Sorghum Banana Quick Bread

Ingredients:

2 tbsp golden ground flaxseed mixed with 6 tbsp of water

1/2 cup flax milk* mixed with 1/2 tbsp lemon juice

2 cups mashed very ripe bananas

1/2 cup melted coconut oil**

1/4 cup Agave

2 cups sorghum flour

1/2 cup brown rice flour

1/2 cup garbanzo bean flour***

1/2 cup coconut sugar

1 1/2 tsp baking soda

1/2 tsp sea salt

2 tsp ground cinnamon

1 tsp ground cardamom

1/2 tsp ground ginger

1/2 tsp ground nutmeg

1/2 tsp allspice

1 1/2 cups Enjoy Life allergen free mini chocolate chips****

2 tbsp apple cider vinegar*****

Baking Instructions:

1. Line two 9 x 5 loaf pans with parchment paper so there are wings hanging over the sides of the pan for lifting the bread out, and preheat the oven to 350 degrees.

2. Mix together the flaxseed and water and let it sit for five minutes to thicken.

3. Mix together the milk and lemon juice and let that sit for five minutes to thicken.

4. Mix together the flaxseed mixture, the milk mixture, the mashed bananas, coconut oil and agave. Set aside.
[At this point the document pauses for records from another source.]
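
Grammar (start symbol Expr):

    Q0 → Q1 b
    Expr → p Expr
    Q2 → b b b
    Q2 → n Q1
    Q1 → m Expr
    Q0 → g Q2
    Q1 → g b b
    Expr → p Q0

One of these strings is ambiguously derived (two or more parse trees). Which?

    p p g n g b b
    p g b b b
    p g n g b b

p p g n g b b: 1 tree
p g b b b: 2 trees
p g n g b b: 1 tree

p g b b b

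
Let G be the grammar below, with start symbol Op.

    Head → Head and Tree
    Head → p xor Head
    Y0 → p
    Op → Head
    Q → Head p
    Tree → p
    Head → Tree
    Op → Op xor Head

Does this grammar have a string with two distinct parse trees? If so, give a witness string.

Witness: p xor p

Derivation 1: Op ⇒ Head ⇒ p xor Head ⇒ p xor Tree ⇒ p xor p
Derivation 2: Op ⇒ Op xor Head ⇒ Head xor Head ⇒ Tree xor Head ⇒ p xor Head ⇒ p xor Tree ⇒ p xor p

Two distinct leftmost derivations for the same string.

Ambiguous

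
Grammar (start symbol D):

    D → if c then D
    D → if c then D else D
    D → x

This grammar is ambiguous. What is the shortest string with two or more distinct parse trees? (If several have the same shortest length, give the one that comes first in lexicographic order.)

if c then if c then x else x

length 1: no string has ≥2 trees
length 4: no string has ≥2 trees
length 6: no string has ≥2 trees
length 7: no string has ≥2 trees
length 9: if c then if c then x else x has 2 parse trees

Two derivations of if c then if c then x else x:
  D ⇒ if c then D ⇒ if c then if c then D else D ⇒ if c then if c then x else D ⇒ if c then if c then x else x
  D ⇒ if c then D else D ⇒ if c then if c then D else D ⇒ if c then if c then x else D ⇒ if c then if c then x else x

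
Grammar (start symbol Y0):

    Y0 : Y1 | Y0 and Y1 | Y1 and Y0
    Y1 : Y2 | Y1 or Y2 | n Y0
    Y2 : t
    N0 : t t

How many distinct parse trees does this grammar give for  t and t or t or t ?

Parse trees for t and t or t or t:
  [Y0 [Y0 [Y1 [Y2 t]]] and [Y1 [Y1 [Y1 [Y2 t]] or [Y2 t]] or [Y2 t]]]
  [Y0 [Y1 [Y2 t]] and [Y0 [Y1 [Y1 [Y1 [Y2 t]] or [Y2 t]] or [Y2 t]]]]

2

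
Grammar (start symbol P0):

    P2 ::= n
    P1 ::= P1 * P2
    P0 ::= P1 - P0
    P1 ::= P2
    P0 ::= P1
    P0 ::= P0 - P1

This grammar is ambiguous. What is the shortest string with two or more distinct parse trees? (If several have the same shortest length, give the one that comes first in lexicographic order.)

length 1: no string has ≥2 trees
length 3: n - n has 2 parse trees

Two derivations of n - n:
  P0 ⇒ P1 - P0 ⇒ P2 - P0 ⇒ n - P0 ⇒ n - P1 ⇒ n - P2 ⇒ n - n
  P0 ⇒ P0 - P1 ⇒ P1 - P1 ⇒ P2 - P1 ⇒ n - P1 ⇒ n - P2 ⇒ n - n

n - n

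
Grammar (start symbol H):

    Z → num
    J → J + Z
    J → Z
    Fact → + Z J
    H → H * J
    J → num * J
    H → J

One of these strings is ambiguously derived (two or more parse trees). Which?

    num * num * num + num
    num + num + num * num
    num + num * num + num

num * num * num + num: 7 trees
num + num + num * num: 1 tree
num + num * num + num: 1 tree

num * num * num + num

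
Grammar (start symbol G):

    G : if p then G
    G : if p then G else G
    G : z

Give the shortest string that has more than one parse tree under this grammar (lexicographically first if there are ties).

length 1: no string has ≥2 trees
length 4: no string has ≥2 trees
length 6: no string has ≥2 trees
length 7: no string has ≥2 trees
length 9: if p then if p then z else z has 2 parse trees

Two derivations of if p then if p then z else z:
  G ⇒ if p then G ⇒ if p then if p then G else G ⇒ if p then if p then z else G ⇒ if p then if p then z else z
  G ⇒ if p then G else G ⇒ if p then if p then G else G ⇒ if p then if p then z else G ⇒ if p then if p then z else z

if p then if p then z else z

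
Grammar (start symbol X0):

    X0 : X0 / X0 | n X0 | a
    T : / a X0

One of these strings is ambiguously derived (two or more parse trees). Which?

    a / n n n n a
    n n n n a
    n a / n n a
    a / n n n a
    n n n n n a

n a / n n a

a / n n n n a: 1 tree
n n n n a: 1 tree
n a / n n a: 2 trees
a / n n n a: 1 tree
n n n n n a: 1 tree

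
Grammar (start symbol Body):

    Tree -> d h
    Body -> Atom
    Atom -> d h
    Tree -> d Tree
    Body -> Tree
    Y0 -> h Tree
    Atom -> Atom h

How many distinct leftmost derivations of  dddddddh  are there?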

5. Whisk together the sorghum, brown rice and garbanzo bean flours with the coconut sugar, cinnamon, cardamom, ginger, nutmeg, and allspice.

6. Add the chocolate chips to the dry mixture, and then add the dry mixture to the wet ingredients with the apple cider vinegar.  Mix quickly and well.

7. Evenly divide the batter between the two loaf pans.

8. Bake for 40 minutes until the bread is golden brown and a toothpick in the center comes out mostly clean.

9. Cool the bread for 10 minutes in the pan. Then remove the bread, using the parchment paper wings to a wire cooling rack. Cool another ten minutes, and then carefully slide the loaves off the parchment paper onto the wire rack.

10. Cool completely, slice and enjoy.  Or eat it while it’s still warm, if you can’t wait!

* You can use any other type of milk, too.

** Try it with safflower oil or vegan melted butter instead of coconut oil if you have a tree nut allergy.

*** If you have a legume allergy, just double the brown rice flour or opt for another type altogether.

**** If you want to mix it up, omit the chocolate chips and try using chopped dried plums or apricots or dates instead.

*****If you don’t have apple cider vinegar, white distilled is fine.

Final Note: If you don’t want to use all those spices, don’t. Feel free to omit any of them or experiment with your own flavors.